Intentarlo no es suficiente

“Veo que juego mal, no puedo sacar, no puedo hacer un golpe de derecha, cometo muchísimos errores. En pista juego seis metros por detrás, parezco el que pone las lonas. Insisto, no tengo confianza, soy muy honesto al decirles esto, pero no me siento bien y eso se nota. No necesito decir más”.

Un año sin ganar un partido

“Intento ser paciente, trabajo para ello, pero encuentro el tempo correcto, el ritmo adecuado, ni la forma de tocar la pelota. No me siento bien porque veo que no puedo hacer lo que quiero, no encuentro mi juego, ni mi derecha, ni mi saque.

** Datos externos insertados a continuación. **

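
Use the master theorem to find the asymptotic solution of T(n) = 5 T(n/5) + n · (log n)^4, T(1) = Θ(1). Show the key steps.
T(n) = Θ(n · (log n)^5)

Here log_5 5 = 1 and f(n) = n · (log n)^4 = Θ(n^(log_5 5) · (log n)^4). This is the extended Case 2 of the master theorem (f matches the critical exponent up to log factors), giving T(n) = Θ(n^(log_5 5) · (log n)^(4+1)) = Θ(n · (log n)^5).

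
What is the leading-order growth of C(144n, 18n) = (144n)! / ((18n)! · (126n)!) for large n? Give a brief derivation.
C(144n, 18n) ~ (16777216/823543)^(18n) · sqrt(4/(7π·18n))

Write N = 18n. Apply Stirling to each factorial:
  (8N)! ~ sqrt(2π·8N) · (8N/e)^(8N),
  N! ~ sqrt(2π N) · (N/e)^N,
  (7N)! ~ sqrt(2π·7N) · (7N/e)^(7N).
The exponential factors combine to (8N)^(8N) / (N^N · (7N)^(7N)) = 8^(8N)/7^(7N) = (8^8/7^7)^N = (16777216/823543)^N.
The square-root prefactors combine to sqrt(2π·8N) / (sqrt(2π N)·sqrt(2π·7N)) = sqrt(8 / (2π·7·N)) = sqrt(4/(7π·18n)).
Substituting N = 18n: C(144n, 18n) ~ (16777216/823543)^(18n) · sqrt(4/(7π·18n)).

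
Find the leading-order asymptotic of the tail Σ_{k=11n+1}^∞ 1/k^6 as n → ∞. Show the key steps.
Σ_{k>11n} 1/k^6 ~ 1/(5 · (11n)^5)

Compare to the integral: ∫_{11n}^∞ x^(−6) dx = [−x^(−5)/5]_{11n}^∞ = 1/((6−1)·(11n)^5). Euler-Maclaurin then gives
  Σ_{k>11n} 1/k^6 = ∫_{11n}^∞ dx/x^6 − 1/(2·(11n)^6) + O(1/(11n)^7).
(Equivalently this is ζ(6) − Σ_{k≤11n} 1/k^6.)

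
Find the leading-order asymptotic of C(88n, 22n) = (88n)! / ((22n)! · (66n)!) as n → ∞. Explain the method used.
C(88n, 22n) ~ (256/27)^(22n) · sqrt(2/(3π·22n))

Write N = 22n. Apply Stirling to each factorial:
  (4N)! ~ sqrt(2π·4N) · (4N/e)^(4N),
  N! ~ sqrt(2π N) · (N/e)^N,
  (3N)! ~ sqrt(2π·3N) · (3N/e)^(3N).
The exponential factors combine to (4N)^(4N) / (N^N · (3N)^(3N)) = 4^(4N)/3^(3N) = (4^4/3^3)^N = (256/27)^N.
The square-root prefactors combine to sqrt(2π·4N) / (sqrt(2π N)·sqrt(2π·3N)) = sqrt(4 / (2π·3·N)) = sqrt(2/(3π·22n)).
Substituting N = 22n: C(88n, 22n) ~ (256/27)^(22n) · sqrt(2/(3π·22n)).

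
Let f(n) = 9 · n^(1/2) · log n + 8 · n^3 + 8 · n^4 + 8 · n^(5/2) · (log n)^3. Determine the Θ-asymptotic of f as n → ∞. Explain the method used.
f(n) ∈ Θ(n^4)

Compare the terms by growth order. For large n, n^a · (log n)^b dominates n^a' · (log n)^b' iff a > a', or (a = a' and b > b'). Ranking the 4 terms shows the dominant one is 8 · n^4. Hence f(n) ∈ Θ(n^4).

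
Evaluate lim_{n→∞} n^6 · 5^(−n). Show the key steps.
lim = 0

Exponentials with base > 1 dominate every fixed polynomial: for any fixed c, n^c / 5^n → 0 as n → ∞ (e.g. by the ratio test, or by writing 5^n = e^(n ln 5) and noting e^(n ln 5) / n^c → ∞). Hence n^6 · 5^(−n) = n^6 / 5^n → 0.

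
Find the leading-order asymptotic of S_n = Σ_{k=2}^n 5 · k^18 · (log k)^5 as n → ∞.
S_n ~ 5 · n^19 · (log n)^5 / 19

By integral comparison, S_n = ∫_1^n 5 · x^18 · (log x)^5 dx + O(n^18 · (log n)^5). For the integral, the leading term of ∫_1^n x^18 (log x)^5 dx is n^19/19 · (log n)^5 (by repeated integration by parts; each step lowers the log-exponent and produces a relatively O(1/log n) correction). Hence S_n ~ 5 · n^19 · (log n)^5 / 19.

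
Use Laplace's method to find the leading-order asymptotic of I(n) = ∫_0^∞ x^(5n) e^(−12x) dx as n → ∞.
I(n) ~ (sqrt(2π·5n) / 12) · (5n/(12e))^(5n)

Write the integrand as exp(5n ln x − 12x) and set f(x) = 5n ln x − 12x. Then f'(x) = 5n/x − 12 = 0 at x* = 5n/12, and f''(x*) = −5n/x*^2 = −12^2/(5n). Laplace's method (interior maximum) gives
  I(n) ~ e^(f(x*)) · sqrt(2π / |f''(x*)|)
        = exp(5n ln(5n/12) − 5n) · sqrt(2π · 5n / 12^2)
        = (5n/12)^(5n) e^(−5n) · sqrt(2π·5n) / 12
        = (sqrt(2π·5n) / 12) · (5n/(12e))^(5n).
This matches Γ(5n+1)/12^(5n+1) with Stirling applied to Γ.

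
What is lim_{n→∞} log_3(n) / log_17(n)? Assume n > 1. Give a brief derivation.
lim = ln(17) / ln(3) = log_3(17)

Change of base: log_3(n) = ln n / ln 3 and log_17(n) = ln n / ln 17. The ratio is (ln n / ln 3) · (ln 17 / ln n) = ln 17 / ln 3, a constant independent of n. So the limit is ln 17 / ln 3 = log_3(17).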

Eso es lo que me hace sentir mal, es algo tan visible como difícil. Es frustrante, pero sigo luchando en busca de nuevas soluciones. Ahora todo el mundo está jugando bien, así que cuando tienes enfrente a un rival inspirado todo te cuesta un poco más”.

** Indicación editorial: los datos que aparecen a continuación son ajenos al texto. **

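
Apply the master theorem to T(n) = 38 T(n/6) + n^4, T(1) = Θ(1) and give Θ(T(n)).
T(n) = Θ(n^4)

log_6 38 ≈ 2.030. f(n) = n^4 dominates n^(log_6 38) since 4 > 2.030, and the regularity condition a·f(n/b) = 38·(n/6)^4 = (38/1296)·n^4 ≤ c·f(n) holds with c = 38/1296 ≈ 0.0293 < 1. So this is Case 3: T(n) = Θ(f(n)) = Θ(n^4).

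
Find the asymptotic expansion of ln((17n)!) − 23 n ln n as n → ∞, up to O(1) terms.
ln((17n)!) − 23 n ln n = −6 n ln n + 17(ln 17 − 1) n + (1/2) ln(2π·17n) + O(1/n)

Stirling: ln((17n)!) = 17n ln(17n) − 17n + (1/2) ln(2π·17n) + O(1/n).
Expand 17n ln(17n) = 17n (ln n + ln 17) = 17n ln n + 17n ln 17.
Subtract 23n ln n: leading term is (17 − 23) n ln n = −6 n ln n. The next term is 17n ln 17 − 17n = 17(ln 17 − 1) n. Then the (1/2) ln(2π·17n) correction.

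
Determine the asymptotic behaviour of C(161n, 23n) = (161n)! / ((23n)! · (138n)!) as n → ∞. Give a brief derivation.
C(161n, 23n) ~ (823543/46656)^(23n) · sqrt(7/(12π·23n))

Write N = 23n. Apply Stirling to each factorial:
  (7N)! ~ sqrt(2π·7N) · (7N/e)^(7N),
  N! ~ sqrt(2π N) · (N/e)^N,
  (6N)! ~ sqrt(2π·6N) · (6N/e)^(6N).
The exponential factors combine to (7N)^(7N) / (N^N · (6N)^(6N)) = 7^(7N)/6^(6N) = (7^7/6^6)^N = (823543/46656)^N.
The square-root prefactors combine to sqrt(2π·7N) / (sqrt(2π N)·sqrt(2π·6N)) = sqrt(7 / (2π·6·N)) = sqrt(7/(12π·23n)).
Substituting N = 23n: C(161n, 23n) ~ (823543/46656)^(23n) · sqrt(7/(12π·23n)).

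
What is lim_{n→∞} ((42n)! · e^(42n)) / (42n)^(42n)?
lim = ∞

Stirling: (42n)! ~ sqrt(2π·42n) · (42n/e)^(42n). Hence
  (42n)! · e^(42n) / (42n)^(42n) ~ sqrt(2π·42n) = sqrt(2π·42) · sqrt(n) → ∞.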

El parón de 2020, el inicio de la pesadilla

“Es algo complicado de responder, lo que veo es que empecé la temporada sin mucha confianza. Rápidamente me di cuenta de lo difícil que eran los entrenamientos, que no podía jugar bien. Ahora no estoy bien, pero sigo entrenando, creyendo, quiero volver a ganar un partido, luego dos, así hasta que regrese la confianza. Me gustaría salir aquí y pedir un poco de clemencia, me duele mucho porque de verdad lo estoy intentando. La peor parte es cuando me toca volver aquí y me dicen todas estas cosas. Cuando alguien está en el suelo, pienso que no se le debe disparar”.